I have been an ambitious person my whole life. as a child i worked hard in school, played hard in sports, learned multiple instruments, and kept all my ducks rowed. I was responsible, my room was spotless, and my shit was together. In college i worked hard to maintain my gpa, gave too much of myself to my sorority and its BETTERMENT, worked campus jobs during the school year and had internships in the summer, and kept all my ducks in nervous rows. I was responsible and anxious, with a still spotless room and my shit together – but feeling heavier. THis is the didactic story of the ten-ish complicated months after i graduated college in may 2024 and the proceeding year to now, march 2026.
i didn’t have a job lined up after college. i had put all my eggs in one basket but this happened and that happened and i couldn’t control anything about it, so i moved home in may with nothing to feel ambitious over, other than a job search, an ABRUPT crash to an active social life, a budding fear over how it looked that i – kate taylor – – ambitious overachiever -, did not have a prospect of much on the horizon, and, my favorite, a fragile sense of self.
I was lonely, depressed, anxious, self CONSCIOUS, worried, listless, angry, stressed, and, as i later described to my therapist, empty. there was so much about my circumstances that I could not change; it took until september that i realized I needed climb out of my pit and change what i could change. I remember the day: i was sitting in my car, after working out at the ymca, and i was crying. I felt so helpless and so trapped by that helplessness. I REMEMBER thinking, “this cannot be my life.” was it DISBELIEF or a call to action? perhaps both.
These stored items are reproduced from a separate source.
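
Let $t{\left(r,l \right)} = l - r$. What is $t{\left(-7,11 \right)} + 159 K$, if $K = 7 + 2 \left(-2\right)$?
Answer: $495$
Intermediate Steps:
$K = 3$ ($K = 7 - 4 = 3$)
$t{\left(-7,11 \right)} + 159 K = \left(11 - -7\right) + 159 \cdot 3 = \left(11 + 7\right) + 477 = 18 + 477 = 495$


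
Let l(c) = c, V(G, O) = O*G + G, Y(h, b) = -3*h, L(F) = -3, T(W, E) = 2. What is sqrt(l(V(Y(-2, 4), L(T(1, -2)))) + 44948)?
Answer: 2*sqrt(11234) ≈ 211.98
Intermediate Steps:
V(G, O) = G + G*O (V(G, O) = G*O + G = G + G*O)
sqrt(l(V(Y(-2, 4), L(T(1, -2)))) + 44948) = sqrt((-3*(-2))*(1 - 3) + 44948) = sqrt(6*(-2) + 44948) = sqrt(-12 + 44948) = sqrt(44936) = 2*sqrt(11234)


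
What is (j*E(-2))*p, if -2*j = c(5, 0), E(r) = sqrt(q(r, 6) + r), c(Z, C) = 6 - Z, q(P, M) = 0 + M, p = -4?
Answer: 4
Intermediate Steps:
q(P, M) = M
E(r) = sqrt(6 + r)
j = -1/2 (j = -(6 - 1*5)/2 = -(6 - 5)/2 = -1/2*1 = -1/2 ≈ -0.50000)
(j*E(-2))*p = -sqrt(6 - 2)/2*(-4) = -sqrt(4)/2*(-4) = -1/2*2*(-4) = -1*(-4) = 4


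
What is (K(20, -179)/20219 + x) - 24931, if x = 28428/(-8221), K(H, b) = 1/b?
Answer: -741886184031200/29753451421 ≈ -24934.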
I was wearing red and i texted my therapist in that moment.
Now i’m going to fast forward to march of the following year. I’ve been in therapy for about six months, i finally got a job – a good job – in January, and i’m moving out of my parents’ house in april. things have turned around, it seems. throughout the next year, I will make the best friends I have ever had, fall in love with my neighborhood and living alone, become a raver (?), go on too many dates to count, try new RESTAURANTS and bars all over my city, start taking figure skating lessons and get really into it, do stand up comedy, travel, read more books than i’ve read in my entire life, GET MY GRADUATE CERTIFICATE, get a new – really good – job, throw parties, adopt my baby (zuzu), and live the life i have -literally- always dreamed about. Throughout the next year, i will, also, lose my ambition for career success and tamper my need to overachieve, care less and less about what others think of me, live slower, find passion in creating and fostering relationships, reconnect with my creative side and start creating in brand new ways, discover my truest, most honest self and really live quite freely in it, with it.
So what changed? a lot of things. like i just said in the previous paragraph: a lot of things. each thing brought something: growth, gifts, GRATITUDE, other G words, too. together they made me feel real, UNBRIDLED joy. I think i’ve felt that kind of joy before this past year, but i don’t think i took enough stock of it. this time i named it mine and took it home with me, recognizing it for the rare, lifeblood, reason we exist, purpose of life, seeing your soul for the first time maybe joy it is. i feel like i know something others don’t: that the point of life is not anything in particular at all, it is the pursuit of creating and experiencing this joy as much as you can until you are dust. i know it in my bones and i realize maybe this is how others feel about god, perhaps this is faith. I also realize that like others, i also believe i am right.
Now, when i think of ambition it is magic, a rainbow of colors, a loud apartment, laughter and smiles. It is connection, freedom, passion. it is joy. I am ambitious in my PURSUIT of it all.
it is all i will ever be ambitious for.